I’ve been in the job market more than 30 years and grant you, my resume shows a lot of experience and its varied. I think I did that before it was fashionable. Perhaps my special talent is that I’m pretty adaptable. I’m also not talking about a string of unrelated jobs, which doesn’t help when looking for a job. My jobs were all very related to communication; however, employers get very specific. Companies I talked to (if I got a response at all) didn’t want a talented communicator–not someone who adapted communication creatively all the time. Or, was it the military thing? No, they needed someone without training who had been doing the same job before. Or, so it seemed. Could it be the creative talent others saw in me and rewarded me with numerous, high-visibility projects was my downfall? Should it have been?
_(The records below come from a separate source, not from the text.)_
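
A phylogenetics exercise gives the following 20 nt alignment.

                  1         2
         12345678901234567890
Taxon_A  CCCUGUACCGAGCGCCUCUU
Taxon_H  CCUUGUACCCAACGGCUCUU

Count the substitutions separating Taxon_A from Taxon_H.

4

Differing sites — 3:C/U; 10:G/C; 12:G/A; 15:C/G.
That gives 4 mismatches out of 20 aligned sites, so the Hamming distance is 4.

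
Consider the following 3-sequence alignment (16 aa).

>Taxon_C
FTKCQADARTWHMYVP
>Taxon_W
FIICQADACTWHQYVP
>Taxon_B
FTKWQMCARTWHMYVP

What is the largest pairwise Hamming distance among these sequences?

Pairwise Hamming distances:
  Taxon_C vs Taxon_W: 4
  Taxon_C vs Taxon_B: 3
  Taxon_W vs Taxon_B: 7
The largest is 7, between Taxon_W and Taxon_B.

7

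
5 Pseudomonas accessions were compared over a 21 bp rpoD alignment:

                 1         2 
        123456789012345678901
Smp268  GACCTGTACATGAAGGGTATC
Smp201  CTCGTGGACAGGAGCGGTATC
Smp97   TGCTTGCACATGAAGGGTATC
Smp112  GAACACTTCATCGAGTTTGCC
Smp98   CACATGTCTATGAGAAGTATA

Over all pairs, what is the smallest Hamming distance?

4

Pairwise Hamming distances:
  Smp268 vs Smp201: 7
  Smp268 vs Smp97: 4
  Smp268 vs Smp112: 10
  Smp268 vs Smp98: 8
  Smp201 vs Smp97: 7
  Smp201 vs Smp112: 17
  Smp201 vs Smp98: 9
  Smp97 vs Smp112: 14
  Smp97 vs Smp98: 10
  Smp112 vs Smp98: 16
The smallest is 4, between Smp268 and Smp97.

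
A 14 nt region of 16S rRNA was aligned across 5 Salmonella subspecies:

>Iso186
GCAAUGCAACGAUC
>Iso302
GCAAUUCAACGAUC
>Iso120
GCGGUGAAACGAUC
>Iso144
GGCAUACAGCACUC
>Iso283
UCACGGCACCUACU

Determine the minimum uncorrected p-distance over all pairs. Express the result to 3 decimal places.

0.071

Pairwise Hamming distances:
  Iso186 vs Iso302: 1
  Iso186 vs Iso120: 3
  Iso186 vs Iso144: 6
  Iso186 vs Iso283: 7
  Iso302 vs Iso120: 4
  Iso302 vs Iso144: 6
  Iso302 vs Iso283: 8
  Iso120 vs Iso144: 8
  Iso120 vs Iso283: 9
  Iso144 vs Iso283: 11
The smallest is 1 mismatch, between Iso186 and Iso302; p = 1/14 = 0.071.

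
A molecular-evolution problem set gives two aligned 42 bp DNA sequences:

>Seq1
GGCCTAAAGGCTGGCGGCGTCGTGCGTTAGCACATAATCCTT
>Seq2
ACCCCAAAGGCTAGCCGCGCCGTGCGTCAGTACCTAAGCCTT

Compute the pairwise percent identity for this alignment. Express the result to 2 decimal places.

Differing sites — 1:G/A; 2:G/C; 5:T/C; 13:G/A; 16:G/C; 20:T/C; 28:T/C; 31:C/T; 34:A/C; 38:T/G.
32 of the 42 sites match, so the percent identity is 32/42 × 100 = 76.19%.

76.19%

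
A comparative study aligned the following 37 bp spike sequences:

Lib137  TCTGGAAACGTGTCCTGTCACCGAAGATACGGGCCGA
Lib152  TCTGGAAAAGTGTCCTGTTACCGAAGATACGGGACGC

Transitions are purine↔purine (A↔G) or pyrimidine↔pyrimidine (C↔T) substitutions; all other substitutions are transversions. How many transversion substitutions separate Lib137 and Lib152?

3

Mismatches occur at site 9 (C↔A, transversion), site 19 (C↔T, transition), site 34 (C↔A, transversion), site 37 (A↔C, transversion).
Of the 4 differences, 1 transition and 3 transversions, so the answer is 3.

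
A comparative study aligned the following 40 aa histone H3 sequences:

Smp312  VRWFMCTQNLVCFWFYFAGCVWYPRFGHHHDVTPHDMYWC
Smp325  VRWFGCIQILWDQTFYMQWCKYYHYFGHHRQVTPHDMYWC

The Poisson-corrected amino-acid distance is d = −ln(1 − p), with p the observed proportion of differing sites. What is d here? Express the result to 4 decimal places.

0.5108

The sequences differ at positions 5 (M/G), 7 (T/I), 9 (N/I), 11 (V/W), 12 (C/D), 13 (F/Q), 14 (W/T), 17 (F/M), 18 (A/Q), 19 (G/W), 21 (V/K), 22 (W/Y), 24 (P/H), 25 (R/Y), 30 (H/R), 31 (D/Q).
p = 16/40 = 0.400000.
d = −ln(1 − 0.400000) = −ln(0.600000) = 0.5108.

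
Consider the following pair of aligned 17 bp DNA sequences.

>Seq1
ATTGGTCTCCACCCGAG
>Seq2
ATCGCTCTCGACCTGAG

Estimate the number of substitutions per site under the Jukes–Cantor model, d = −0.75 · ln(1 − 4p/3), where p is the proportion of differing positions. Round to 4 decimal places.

The sequences differ at positions 3 (T/C), 5 (G/C), 10 (C/G), 14 (C/T).
p = 4/17 = 0.235294.
d = −0.75 · ln(1 − (4/3)·0.235294) = −0.75 · ln(0.686275) = −0.75 · (-0.376477) = 0.2824.

0.2824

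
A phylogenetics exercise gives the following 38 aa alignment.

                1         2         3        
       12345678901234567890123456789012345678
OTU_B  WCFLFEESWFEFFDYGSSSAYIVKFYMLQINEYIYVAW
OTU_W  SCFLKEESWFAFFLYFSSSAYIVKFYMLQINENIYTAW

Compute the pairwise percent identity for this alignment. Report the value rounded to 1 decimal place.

81.6%

Mismatches occur at site 1 (W/S), site 5 (F/K), site 11 (E/A), site 14 (D/L), site 16 (G/F), site 33 (Y/N), site 36 (V/T).
31 of the 38 sites match, so the percent identity is 31/38 × 100 = 81.6%.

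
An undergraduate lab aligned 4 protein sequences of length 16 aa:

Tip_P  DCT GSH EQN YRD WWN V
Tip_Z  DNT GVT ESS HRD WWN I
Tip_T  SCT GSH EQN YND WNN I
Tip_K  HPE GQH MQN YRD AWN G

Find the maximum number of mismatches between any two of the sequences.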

It seems we want just what we want and no more. We don’t want to invest to see beyond the obvious to find someone who might have potentially more valuable to offer the company in the long run. It’s a short-term business decision, but one that could be missing tremendous opportunity for a little investment. If you are a hiring manager: have you not hired someone who was outstanding on paper, and could have been easily trained for the job at hand, but the instruction came down that “no, we need someone now?” No training necessary. It could be a rush to mediocrity.
Just look at the specific job descriptions. Sometimes an organization is just following the regulations and it already has someone in mind for a position. It’s not really being competitive, but hundreds have wasted time applying–especially in this economy. I understand weeding out the ones who aren’t even close, but when a job is already locked, it doesn’t seem fair to waste the time of someone looking for a real opportunity.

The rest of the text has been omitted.